Marketing

The Secret Growth Formula Behind HubSpot’s #INBOUND14 Conference

September 11, 2014

Right after we hosted the first-ever HubSpot User Group Summit in 2010, our co-founder and CTO Dharmesh Shah put up a page on our internal wiki titled, “Thoughts on HUG 2010 (And Beyond),” where he listed the good, the bad, and the ugly from the event and shared ideas for the following year. My favorite line on the page is, “I liked that we had such a big turnout.” The Summit attracted 315 attendees that year. It’s funny to think about how dramatically our definition of “big” has changed since then.

Five years, one rebrand, and 7,000 attendees later, we’re now gearing up for the #INBOUND14 conference that kicks off next week. Here are four lessons I’ve learned about event planning and marketing over the course of INBOUND’s development that have fueled our growth and can be applied to any event, big or small.

1) Forget the Frills, Focus on Content

We’ve always said that inbound marketing is about the size of your brain, not the size of your wallet. Turns out, this rings true for event planning too. We had effectively no budget to work with for the 2010 HubSpot User Group Summit; every speaker was a HubSpot employee, there was no swag to be seen, and the venue was a local university. We didn’t have much, but we had what mattered: valuable content. Every session was designed to help our customers become better marketers.

Five years later, our approach hasn’t changed. We now have a budget to work with and we use it to bring remarkable content to the stage in the form of thought leaders, bestselling authors, and Grammy-nominated artists.

You don’t need glitz and glam to create a valuable experience for attendees, you need content that sticks. That’s what people come back for.

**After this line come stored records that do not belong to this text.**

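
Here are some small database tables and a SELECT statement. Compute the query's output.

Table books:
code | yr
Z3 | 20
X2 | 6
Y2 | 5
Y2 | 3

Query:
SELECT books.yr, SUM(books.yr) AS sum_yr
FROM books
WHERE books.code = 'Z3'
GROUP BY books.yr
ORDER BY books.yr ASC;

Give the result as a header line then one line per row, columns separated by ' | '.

== RESULT ==
books.yr | sum_yr
20 | 20

Derivation:
After WHERE (1 rows):
books.code | books.yr
Z3 | 20
After GROUP BY (1 rows):
books.yr | sum_yr
20 | 20
After ORDER BY (1 rows):
books.yr | sum_yr
20 | 20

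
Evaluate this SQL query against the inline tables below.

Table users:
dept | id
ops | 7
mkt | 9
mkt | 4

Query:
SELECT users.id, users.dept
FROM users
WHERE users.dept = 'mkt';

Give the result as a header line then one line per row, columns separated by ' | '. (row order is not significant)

After WHERE (2 rows):
users.dept | users.id
mkt | 9
mkt | 4
After SELECT (2 rows):
users.id | users.dept
9 | mkt
4 | mkt

== RESULT ==
users.id | users.dept
9 | mkt
4 | mkt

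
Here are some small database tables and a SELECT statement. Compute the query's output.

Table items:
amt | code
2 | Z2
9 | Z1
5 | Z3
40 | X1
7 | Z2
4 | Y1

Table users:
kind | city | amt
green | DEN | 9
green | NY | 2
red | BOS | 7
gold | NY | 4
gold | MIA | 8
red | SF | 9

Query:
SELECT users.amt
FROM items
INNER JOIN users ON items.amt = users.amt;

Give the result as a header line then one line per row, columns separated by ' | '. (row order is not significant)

== RESULT ==
users.amt
2
9
9
7
4

Derivation:
After JOIN users (5 rows):
items.amt | items.code | users.kind | users.city | users.amt
2 | Z2 | green | NY | 2
9 | Z1 | green | DEN | 9
9 | Z1 | red | SF | 9
7 | Z2 | red | BOS | 7
4 | Y1 | gold | NY | 4
After SELECT (5 rows):
users.amt
2
9
9
7
4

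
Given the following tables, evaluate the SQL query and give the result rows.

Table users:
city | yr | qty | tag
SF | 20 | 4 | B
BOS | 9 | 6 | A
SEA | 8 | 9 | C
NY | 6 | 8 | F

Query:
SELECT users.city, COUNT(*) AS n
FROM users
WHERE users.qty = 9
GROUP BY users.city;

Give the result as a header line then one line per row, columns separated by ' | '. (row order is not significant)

After WHERE (1 rows):
users.city | users.yr | users.qty | users.tag
SEA | 8 | 9 | C
After GROUP BY (1 rows):
users.city | n
SEA | 1

== RESULT ==
users.city | n
SEA | 1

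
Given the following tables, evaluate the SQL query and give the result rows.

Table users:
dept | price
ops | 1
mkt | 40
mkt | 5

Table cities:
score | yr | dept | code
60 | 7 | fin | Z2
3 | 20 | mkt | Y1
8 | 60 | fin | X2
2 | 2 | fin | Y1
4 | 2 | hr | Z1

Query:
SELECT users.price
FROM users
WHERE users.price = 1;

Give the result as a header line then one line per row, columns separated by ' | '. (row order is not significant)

== RESULT ==
users.price
1

Derivation:
After WHERE (1 rows):
users.dept | users.price
ops | 1
After SELECT (1 rows):
users.price
1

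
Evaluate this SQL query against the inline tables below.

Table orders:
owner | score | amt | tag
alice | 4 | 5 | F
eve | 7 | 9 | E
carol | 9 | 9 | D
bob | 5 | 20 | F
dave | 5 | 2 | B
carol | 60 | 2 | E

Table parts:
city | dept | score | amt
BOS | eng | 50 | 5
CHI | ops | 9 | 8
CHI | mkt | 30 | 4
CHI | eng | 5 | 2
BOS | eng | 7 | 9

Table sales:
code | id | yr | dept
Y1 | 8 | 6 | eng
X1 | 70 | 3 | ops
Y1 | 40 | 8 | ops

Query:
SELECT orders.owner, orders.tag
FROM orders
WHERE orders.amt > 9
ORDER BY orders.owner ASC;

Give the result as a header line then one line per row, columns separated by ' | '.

After WHERE (1 rows):
orders.owner | orders.score | orders.amt | orders.tag
bob | 5 | 20 | F
After SELECT (1 rows):
orders.owner | orders.tag
bob | F
After ORDER BY (1 rows):
orders.owner | orders.tag
bob | F

== RESULT ==
orders.owner | orders.tag
bob | F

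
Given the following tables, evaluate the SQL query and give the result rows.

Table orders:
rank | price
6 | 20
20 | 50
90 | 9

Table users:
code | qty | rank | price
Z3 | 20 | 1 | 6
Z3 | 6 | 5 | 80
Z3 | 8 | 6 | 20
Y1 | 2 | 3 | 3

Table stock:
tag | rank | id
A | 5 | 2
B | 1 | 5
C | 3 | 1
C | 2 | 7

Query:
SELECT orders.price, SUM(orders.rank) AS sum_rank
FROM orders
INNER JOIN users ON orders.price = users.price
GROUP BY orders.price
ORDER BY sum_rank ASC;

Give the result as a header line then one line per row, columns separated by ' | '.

== RESULT ==
orders.price | sum_rank
20 | 6

Derivation:
After JOIN users (1 rows):
orders.rank | orders.price | users.code | users.qty | users.rank | users.price
6 | 20 | Z3 | 8 | 6 | 20
After GROUP BY (1 rows):
orders.price | sum_rank
20 | 6
After ORDER BY (1 rows):
orders.price | sum_rank
20 | 6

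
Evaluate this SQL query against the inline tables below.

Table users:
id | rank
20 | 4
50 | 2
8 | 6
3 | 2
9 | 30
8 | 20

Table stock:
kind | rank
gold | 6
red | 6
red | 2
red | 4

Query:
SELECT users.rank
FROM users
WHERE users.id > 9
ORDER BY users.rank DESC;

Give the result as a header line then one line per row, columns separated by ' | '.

== RESULT ==
users.rank
4
2

Derivation:
After WHERE (2 rows):
users.id | users.rank
20 | 4
50 | 2
After SELECT (2 rows):
users.rank
4
2
After ORDER BY (2 rows):
users.rank
4
2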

2) Stuck on Scaling? Phone a Friend

When it comes to events, we’re always trying to boost attendance, drive more ticket sales, and expand our content offering. We’ve found that getting bigger and better is hard. Really hard. For the second installment of our HubSpot User Group Summit in 2011, we wanted to extend our reach beyond HubSpot customers and really start building a community of inbound marketers. The problem was, our network was limited and we needed to quickly tap into new audiences. Cue partnerships. We joined forces with the Pulse Network to host our User Group and their Inbound Marketing Summit side-by-side, and we were able to scale the event faster as a result. Similarly, we’re teaming up with FutureM this year to make INBOUND14 better than ever.

Finding a partnership that makes sense for your business is a great way to tap into new audiences and grow your reach.

3) Use Your Event as a Company-Wide Goal

Most businesses think of events as a way to connect with their audience, deliver a memorable experience, and generate some heightened buzz. But we found that isn’t the whole story.

When INBOUND shed its skin as a user group and started to gain mainstream traction, we realized we finally had people’s attention. As a result, the conference became our platform to launch new products, introduce key employees, recognize our customers’ success, and share new thought leadership. Now, we use INBOUND as a deadline, goal, and point of reference for company-wide projects and initiatives.

Think about seizing buzz and your audience’s attention by using your next event as a platform to propel other things.

4) Stay Scrappy

In the early days, our marketers played the role of event planners, speakers, A/V technicians, videographers, musical guests, and even decorators. I remember one year we had a pretty bare-bones venue and budget to work with, so when we walked into our space the morning of the event and realized that we had zero branding, two employees ran out to grab all the orange paper they could find and quickly crafted over 120 faux floral centerpieces. I truly believe that being scrappy is a huge reason INBOUND has grown so rapidly.

Today we have a dedicated conference team, but when it gets down to crunch time everyone at HubSpot is going well beyond their job description to make the event a great experience for attendees.

Events require significant doses of time, energy, effort, marketing, and money, regardless of their size and scope. But in our experience, focusing on the content, leveraging partnerships, and remaining extremely scrappy allows you to deliver and scale exceptional events and deliver optimal experiences for your attendees.

What have you found to be your biggest hurdle in planning or scaling events? Tell us in the comments, and hope to see you at #INBOUND14!